DRY BONE BARITONES
I will always remember that scene in Picnic at Hanging Rock, when the four young girls, dressed in frilly white frocks, break away from the party and climb up the rock face. They are slowly overcome by fatigue, and at some point the rock begins to hum - the kind of low vibration that makes hairs stand up on the back of one's neck. The kind of low vibration that occurs when wind is trapped in high places; eery, mystical, somewhat scary.
A group of Scientists studying the arches of Utah's national parks have recently found that the arches are humming.
While conducting research on the health of the arches, and trying to determine when and why individual arches may fall down, the team found that they were able to measure the vibrations of the arches as they moved in the wind. By studying these vibrations, they could then assess the internal structures, movements and overall health of each arch.
Reading about this, I was struck by the feeling of an instantaneous meshing of my experiences and scientific fact. I had often felt the humming of larger rocks, the way one can hear a TV being switched on in the next room.

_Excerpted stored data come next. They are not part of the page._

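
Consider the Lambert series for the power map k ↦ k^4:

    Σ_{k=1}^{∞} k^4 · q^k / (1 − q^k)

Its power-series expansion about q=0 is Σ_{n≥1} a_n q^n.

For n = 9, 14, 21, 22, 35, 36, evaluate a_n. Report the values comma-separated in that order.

6643, 40834, 196964, 248914, 1503652, 1813539

d|9:{1,3,9}  Σf=1+81+6561=6643
[q^14] f(1)=1,f(2)=16,f(7)=2401,f(14)=38416 ⇒ 40834
d|21:{1,3,7,21}  Σf=1+81+2401+194481=196964
q^22  k|22↦f(k): 22:234256 11:14641 2:16 1:1  a_22=248914
[q^35] f(1)=1,f(5)=625,f(7)=2401,f(35)=1500625 ⇒ 1503652
d|36:{1,2,3,4,6,9,12,18,36}  Σf=1+16+81+256+1296+6561+20736+104976+1679616=1813539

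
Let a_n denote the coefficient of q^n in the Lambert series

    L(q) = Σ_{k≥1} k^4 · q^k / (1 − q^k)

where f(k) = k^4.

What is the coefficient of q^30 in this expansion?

[q^30] f(1)=1,f(2)=16,f(3)=81,f(5)=625,f(6)=1296,f(10)=10000,f(15)=50625,f(30)=810000 ⇒ 872644

a_30 = 872644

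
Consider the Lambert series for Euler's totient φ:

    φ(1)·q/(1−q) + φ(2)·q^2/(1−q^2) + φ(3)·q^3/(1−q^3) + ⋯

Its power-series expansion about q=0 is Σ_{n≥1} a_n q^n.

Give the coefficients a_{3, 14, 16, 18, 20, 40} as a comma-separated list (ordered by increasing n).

n=3: 1·3 3·1  φ→[1+2]=3
n=14: 14·1 7·2 2·7 1·14  φ→[6+6+1+1]=14
n=16: 16·1 8·2 4·4 2·8 1·16  φ→[8+4+2+1+1]=16
[q^18] φ(18)=6,φ(9)=6,φ(6)=2,φ(3)=2,φ(2)=1,φ(1)=1 ⇒ 18
q^20  k|20↦φ(k): 20:8 10:4 5:4 4:2 2:1 1:1  a_20=20
d|40:{1,2,4,5,8,10,20,40}  Σφ=1+1+2+4+4+4+8+16=40

3, 14, 16, 18, 20, 40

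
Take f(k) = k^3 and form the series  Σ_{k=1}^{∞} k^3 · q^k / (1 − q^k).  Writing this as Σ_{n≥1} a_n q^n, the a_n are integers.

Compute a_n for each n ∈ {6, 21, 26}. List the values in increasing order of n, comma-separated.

n=6: 6·1 3·2 2·3 1·6  f→[216+27+8+1]=252
d|21:{1,3,7,21}  Σf=1+27+343+9261=9632
[q^26] f(26)=17576,f(13)=2197,f(2)=8,f(1)=1 ⇒ 19782

252, 9632, 19782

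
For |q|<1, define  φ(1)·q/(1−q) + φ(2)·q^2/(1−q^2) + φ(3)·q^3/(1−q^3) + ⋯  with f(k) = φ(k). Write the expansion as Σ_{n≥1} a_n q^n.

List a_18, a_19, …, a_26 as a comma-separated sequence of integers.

q^18  k|18↦φ(k): 1:1 2:1 3:2 6:2 9:6 18:6  a_18=18
n=19: 1·19 19·1  φ→[1+18]=19
n=20: 20·1 10·2 5·4 4·5 2·10 1·20  φ→[8+4+4+2+1+1]=20
q^21  k|21↦φ(k): 21:12 7:6 3:2 1:1  a_21=21
q^22  k|22↦φ(k): 1:1 2:1 11:10 22:10  a_22=22
q^23  k|23↦φ(k): 23:22 1:1  a_23=23
[q^24] φ(24)=8,φ(12)=4,φ(8)=4,φ(6)=2,φ(4)=2,φ(3)=2,φ(2)=1,φ(1)=1 ⇒ 24
n=25: 25·1 5·5 1·25  φ→[20+4+1]=25
q^26  k|26↦φ(k): 1:1 2:1 13:12 26:12  a_26=26

18, 19, 20, 21, 22, 23, 24, 25, 26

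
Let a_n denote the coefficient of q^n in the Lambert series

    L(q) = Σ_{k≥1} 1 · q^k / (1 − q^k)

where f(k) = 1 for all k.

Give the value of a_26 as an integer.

a_26 = 4

q^26  k|26↦f(k): 1:1 2:1 13:1 26:1  a_26=4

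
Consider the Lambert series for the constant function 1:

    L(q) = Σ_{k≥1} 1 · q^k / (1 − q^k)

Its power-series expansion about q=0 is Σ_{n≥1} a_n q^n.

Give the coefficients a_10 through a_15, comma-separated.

d|10:{10,5,2,1}  Σf=1+1+1+1=4
d|11:{1,11}  Σf=1+1=2
q^12  k|12↦f(k): 1:1 2:1 3:1 4:1 6:1 12:1  a_12=6
q^13  k|13↦f(k): 13:1 1:1  a_13=2
[q^14] f(1)=1,f(2)=1,f(7)=1,f(14)=1 ⇒ 4
n=15: 1·15 3·5 5·3 15·1  f→[1+1+1+1]=4

4, 2, 6, 2, 4, 4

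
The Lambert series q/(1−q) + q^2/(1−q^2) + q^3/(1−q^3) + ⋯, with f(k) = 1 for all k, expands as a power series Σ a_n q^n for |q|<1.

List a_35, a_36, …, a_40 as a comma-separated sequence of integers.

q^35  k|35↦f(k): 35:1 7:1 5:1 1:1  a_35=4
q^36  k|36↦f(k): 1:1 2:1 3:1 4:1 6:1 9:1 12:1 18:1 36:1  a_36=9
q^37  k|37↦f(k): 1:1 37:1  a_37=2
[q^38] f(38)=1,f(19)=1,f(2)=1,f(1)=1 ⇒ 4
d|39:{1,3,13,39}  Σf=1+1+1+1=4
q^40  k|40↦f(k): 40:1 20:1 10:1 8:1 5:1 4:1 2:1 1:1  a_40=8

4, 9, 2, 4, 4, 8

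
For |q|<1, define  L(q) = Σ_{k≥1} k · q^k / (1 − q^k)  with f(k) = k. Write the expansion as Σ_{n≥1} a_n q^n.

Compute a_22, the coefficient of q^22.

d|22:{1,2,11,22}  Σf=1+2+11+22=36

a_22 = 36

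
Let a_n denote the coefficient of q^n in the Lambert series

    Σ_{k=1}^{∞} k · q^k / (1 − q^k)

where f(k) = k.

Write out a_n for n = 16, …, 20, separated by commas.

q^16  k|16↦f(k): 16:16 8:8 4:4 2:2 1:1  a_16=31
q^17  k|17↦f(k): 1:1 17:17  a_17=18
q^18  k|18↦f(k): 1:1 2:2 3:3 6:6 9:9 18:18  a_18=39
d|19:{19,1}  Σf=19+1=20
[q^20] f(1)=1,f(2)=2,f(4)=4,f(5)=5,f(10)=10,f(20)=20 ⇒ 42

31, 18, 39, 20, 42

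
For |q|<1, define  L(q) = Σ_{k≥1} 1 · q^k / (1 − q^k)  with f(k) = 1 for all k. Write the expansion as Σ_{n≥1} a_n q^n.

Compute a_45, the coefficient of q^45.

a_45 = 6

d|45:{1,3,5,9,15,45}  Σf=1+1+1+1+1+1=6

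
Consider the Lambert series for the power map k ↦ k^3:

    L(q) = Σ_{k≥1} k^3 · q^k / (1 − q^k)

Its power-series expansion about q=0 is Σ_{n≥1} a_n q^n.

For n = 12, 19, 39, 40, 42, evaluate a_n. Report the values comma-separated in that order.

d|12:{1,2,3,4,6,12}  Σf=1+8+27+64+216+1728=2044
d|19:{19,1}  Σf=6859+1=6860
n=39: 1·39 3·13 13·3 39·1  f→[1+27+2197+59319]=61544
n=40: 1·40 2·20 4·10 5·8 8·5 10·4 20·2 40·1  f→[1+8+64+125+512+1000+8000+64000]=73710
[q^42] f(1)=1,f(2)=8,f(3)=27,f(6)=216,f(7)=343,f(14)=2744,f(21)=9261,f(42)=74088 ⇒ 86688

2044, 6860, 61544, 73710, 86688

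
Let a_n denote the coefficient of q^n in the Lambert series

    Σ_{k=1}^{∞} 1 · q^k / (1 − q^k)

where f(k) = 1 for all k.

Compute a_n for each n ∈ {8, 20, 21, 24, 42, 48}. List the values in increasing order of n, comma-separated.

4, 6, 4, 8, 8, 10

n=8: 8·1 4·2 2·4 1·8  f→[1+1+1+1]=4
d|20:{1,2,4,5,10,20}  Σf=1+1+1+1+1+1=6
[q^21] f(21)=1,f(7)=1,f(3)=1,f(1)=1 ⇒ 4
d|24:{24,12,8,6,4,3,2,1}  Σf=1+1+1+1+1+1+1+1=8
[q^42] f(1)=1,f(2)=1,f(3)=1,f(6)=1,f(7)=1,f(14)=1,f(21)=1,f(42)=1 ⇒ 8
d|48:{1,2,3,4,6,8,12,16,24,48}  Σf=1+1+1+1+1+1+1+1+1+1=10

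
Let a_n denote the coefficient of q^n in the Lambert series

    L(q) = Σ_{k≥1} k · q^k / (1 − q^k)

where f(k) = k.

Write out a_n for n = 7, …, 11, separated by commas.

[q^7] f(1)=1,f(7)=7 ⇒ 8
d|8:{8,4,2,1}  Σf=8+4+2+1=15
q^9  k|9↦f(k): 9:9 3:3 1:1  a_9=13
[q^10] f(10)=10,f(5)=5,f(2)=2,f(1)=1 ⇒ 18
q^11  k|11↦f(k): 1:1 11:11  a_11=12

8, 15, 13, 18, 12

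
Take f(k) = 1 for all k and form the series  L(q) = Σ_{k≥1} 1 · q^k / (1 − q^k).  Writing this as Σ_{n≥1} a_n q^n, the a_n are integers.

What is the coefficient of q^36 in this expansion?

q^36  k|36↦f(k): 36:1 18:1 12:1 9:1 6:1 4:1 3:1 2:1 1:1  a_36=9

a_36 = 9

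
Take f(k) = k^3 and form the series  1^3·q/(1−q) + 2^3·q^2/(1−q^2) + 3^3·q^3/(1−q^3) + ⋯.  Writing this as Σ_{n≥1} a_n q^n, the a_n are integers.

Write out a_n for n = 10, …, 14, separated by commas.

n=10: 10·1 5·2 2·5 1·10  f→[1000+125+8+1]=1134
d|11:{11,1}  Σf=1331+1=1332
[q^12] f(1)=1,f(2)=8,f(3)=27,f(4)=64,f(6)=216,f(12)=1728 ⇒ 2044
n=13: 1·13 13·1  f→[1+2197]=2198
q^14  k|14↦f(k): 14:2744 7:343 2:8 1:1  a_14=3096

1134, 1332, 2044, 2198, 3096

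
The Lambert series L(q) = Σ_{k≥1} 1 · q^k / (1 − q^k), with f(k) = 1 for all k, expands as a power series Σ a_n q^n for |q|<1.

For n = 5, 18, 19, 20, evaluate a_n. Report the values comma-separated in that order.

2, 6, 2, 6

n=5: 1·5 5·1  f→[1+1]=2
[q^18] f(1)=1,f(2)=1,f(3)=1,f(6)=1,f(9)=1,f(18)=1 ⇒ 6
n=19: 19·1 1·19  f→[1+1]=2
q^20  k|20↦f(k): 20:1 10:1 5:1 4:1 2:1 1:1  a_20=6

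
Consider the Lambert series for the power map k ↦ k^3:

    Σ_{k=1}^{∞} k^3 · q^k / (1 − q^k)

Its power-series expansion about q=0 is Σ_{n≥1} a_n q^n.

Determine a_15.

a_15 = 3528

d|15:{15,5,3,1}  Σf=3375+125+27+1=3528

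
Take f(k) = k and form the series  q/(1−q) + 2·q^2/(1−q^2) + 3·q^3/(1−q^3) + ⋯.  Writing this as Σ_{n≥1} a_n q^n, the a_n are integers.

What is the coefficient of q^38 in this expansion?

a_38 = 60

n=38: 38·1 19·2 2·19 1·38  f→[38+19+2+1]=60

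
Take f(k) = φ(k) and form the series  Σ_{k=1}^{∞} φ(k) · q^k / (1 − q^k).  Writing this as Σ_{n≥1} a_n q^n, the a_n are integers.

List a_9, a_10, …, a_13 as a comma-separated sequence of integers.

[q^9] φ(9)=6,φ(3)=2,φ(1)=1 ⇒ 9
d|10:{10,5,2,1}  Σφ=4+4+1+1=10
n=11: 1·11 11·1  φ→[1+10]=11
q^12  k|12↦φ(k): 1:1 2:1 3:2 4:2 6:2 12:4  a_12=12
q^13  k|13↦φ(k): 13:12 1:1  a_13=13

9, 10, 11, 12, 13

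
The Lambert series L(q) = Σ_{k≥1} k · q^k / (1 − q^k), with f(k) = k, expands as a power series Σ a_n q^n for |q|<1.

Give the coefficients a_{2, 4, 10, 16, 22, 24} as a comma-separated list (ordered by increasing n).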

It is at once a knowing, and a physical sensing of the thing.
According to these scientists, the rocks are not only humming, they are also moving, being plucked by the wind like strings of a cello.
the bones of the Earth laid bare
move with the frequencies
- an intimate connection
between the two.
in the gaping chasm that separates my foreign consciousness
from my ancient new home
listening in on the conversation
trying to make sense of a language I do not speak
catching only the faintest hints of those words
that hold a common root
and yet, acutely aware of the gist of it all.